Robinson (“Wally”) Fulweiler
Core Faculty, IGS; Professor, Earth & Environment and Biology, College of Arts & Sciences
Robinson (“Wally”) Fulweiler, core faculty with the Boston University Institute for Global Sustainability (IGS), is an ecosystems ecologist and biogeochemist by training. Fulweiler heads a laboratory at Boston University where their research is focused on answering fundamental questions about energy flow and biogeochemical cycling of nutrients (nitrogen, phosphorus, and silica), carbon, and oxygen in a variety of environments. She is especially interested in how anthropogenic activities affect the ecology and elemental cycling of ecosystems on a variety of scales, from local nutrient loading to global climate change. Their latest research is centered on the transformations of elements across the land-ocean continuum, the ultimate fate of nitrogen in the marine environment, the impact of climate change on benthic-pelagic coupling, and the role of coastal systems in greenhouse gas budgets.

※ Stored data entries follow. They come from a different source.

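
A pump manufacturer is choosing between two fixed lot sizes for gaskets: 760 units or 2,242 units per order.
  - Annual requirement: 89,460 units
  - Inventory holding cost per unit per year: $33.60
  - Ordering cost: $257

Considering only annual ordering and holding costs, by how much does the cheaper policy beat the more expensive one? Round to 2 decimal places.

Annual cost at Q: ordering D·S/Q plus holding Q·H/2.
TC(760) = (89,460/760)×257 + (760/2)×33.6 = $43,019.61
TC(2,242) = (89,460/2,242)×257 + (2,242/2)×33.6 = $47,920.38
Lots of 760 are cheaper by $4,900.78.

$4,900.78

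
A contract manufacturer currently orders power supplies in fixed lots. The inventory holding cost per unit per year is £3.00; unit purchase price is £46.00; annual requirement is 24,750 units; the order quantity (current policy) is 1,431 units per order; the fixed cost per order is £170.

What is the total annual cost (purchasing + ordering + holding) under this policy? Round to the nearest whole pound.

£1,143,587

Annual ordering cost = (D/Q)·S = (24,750/1,431) × 170 = £2,940.25
Annual holding cost  = (Q/2)·H = (1,431/2) × 3 = £2,146.50
Purchase cost = D·C = 24,750 × 46 = £1,138,500.00
Total = £2,940.25 + £2,146.50 + £1,138,500.00 = £1,143,586.75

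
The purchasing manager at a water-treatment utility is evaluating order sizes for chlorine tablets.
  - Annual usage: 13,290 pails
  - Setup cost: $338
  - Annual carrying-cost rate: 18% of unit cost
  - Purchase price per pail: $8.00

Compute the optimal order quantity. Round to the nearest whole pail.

2,498 pails

H = i·C = 0.18 × $8 = $1.4400 per pail-year
2DS/H = 2·13,290·338/1.44 = 6,238,916.67
EOQ = √6,238,916.67 ≈ 2,497.78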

Fulweiler earned her MS (2003) and PhD (2007) in Oceanography from the Graduate School of Oceanography at the University of Rhode Island, following which she completed postdoctoral research at Louisiana State University. In 2008 she started at Boston University and founded her lab. Fulweiler was awarded tenure in the Department of Earth & Environment and the Department of Biology in 2014 and was promoted to Professor in the spring of 2021. Her professional honors include a Sloan Fellowship in 2012, the Cronin award from the Coastal Estuarine Research Federation in 2013, and the Metcalf Cup and Prize in 2019 – BU’s highest teaching and mentoring award.
In addition to her scientific endeavors, she is a passionate advocate for women and parents, especially mothers, in science. Fulweiler’s goal is to create an equitable scientific community where individuals do not simply survive but thrive.